Hurricanes you can at least predict, to a certain degree. Tornadoes are random acts of violence by Nature. They may hit here, jump over a house and destroy the next 30 or so, or just hover in the air, and never touch down. They are very random, hence the psychological impact of "Why did I live, but so and so didn't?"
I've never seen 1, except on TV, and from what I understand, I wouldn't want to.
fildien
04-28-2006, 08:24 AM
My sophmore year of college me and my gf were coming back from Chapel Hill and were driving back to campus. I had heard on the radio one of those Emergency Broadcast bleeps and it said a Tornado was around. The sky looked clear to our left and right but up ahead the way we were going it was dark. We shrugged and kept going. The closer I drove the campus the darker it got and the rain started coming sideways and stuff was flying around. I looked up and in my rearview a fire truck was on my ass I slowed down and he stayed on my ass and then motioned to me to pull over as I did he said "GET IN THE DITCH"! So we did just that. We started running to the other side of the road that had a deeper ditch and the wind lifted me off my feet and I slide in mud for about 10 feet. It was so loud and my ears were popping I couldn't hear anything except a droning noise and stuff was flying around hitting us. We made it to the ditch and she informed me she had pissed herself she was scared. In like 30 more seconds it was over. And then all of this water started running down the ditch and swept her flipflops away. We got up and surveyed the damage.
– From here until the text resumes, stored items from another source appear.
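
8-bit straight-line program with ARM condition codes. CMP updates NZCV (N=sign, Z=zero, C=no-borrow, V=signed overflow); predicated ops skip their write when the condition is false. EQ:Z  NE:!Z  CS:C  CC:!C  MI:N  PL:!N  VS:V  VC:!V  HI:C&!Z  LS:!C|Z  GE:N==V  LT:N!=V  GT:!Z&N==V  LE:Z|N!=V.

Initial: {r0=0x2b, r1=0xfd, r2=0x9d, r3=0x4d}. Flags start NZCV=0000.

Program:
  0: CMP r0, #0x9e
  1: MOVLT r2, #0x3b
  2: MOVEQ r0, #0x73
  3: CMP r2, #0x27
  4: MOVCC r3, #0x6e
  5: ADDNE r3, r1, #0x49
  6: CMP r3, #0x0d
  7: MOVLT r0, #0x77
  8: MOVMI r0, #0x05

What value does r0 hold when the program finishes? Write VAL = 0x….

VAL = 0x2b

0: ✓ CMP  NZCV=1001
1: · MOVLT
2: · MOVEQ
3: ✓ CMP  NZCV=0011
4: · MOVCC
5: ✓ ADDNE  r3←0x46
6: ✓ CMP  NZCV=0010
7: · MOVLT
8: · MOVMI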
The building on the other side of the road (where I left my car) the back side was missing. We were bruised and scratched and I was coverd in mud. We got in my car and started driving to campus, we were only about 2 miles away. It was wild so much damage, 3 people died from that storm. Our libraby was closed for a while b/c a beetle bug was flown into the side of it. Our main gym had windows busted from where soccer goals were flown into them. They cancelled classes for a week (first time in the school's history) and the Red Cross came and fed us b/c we were w/o power for a while.
Now when I hear one of those emergency broadcasts or if I even hear about Tornado warnings I take them very seriously, probably overily serious. That was the scariest thing that has ever happened in my life.
It was only a little tornado too, and I'm fortunate it was only a little one.
Sorry it happened close to home Nano. At least you and yours are safe.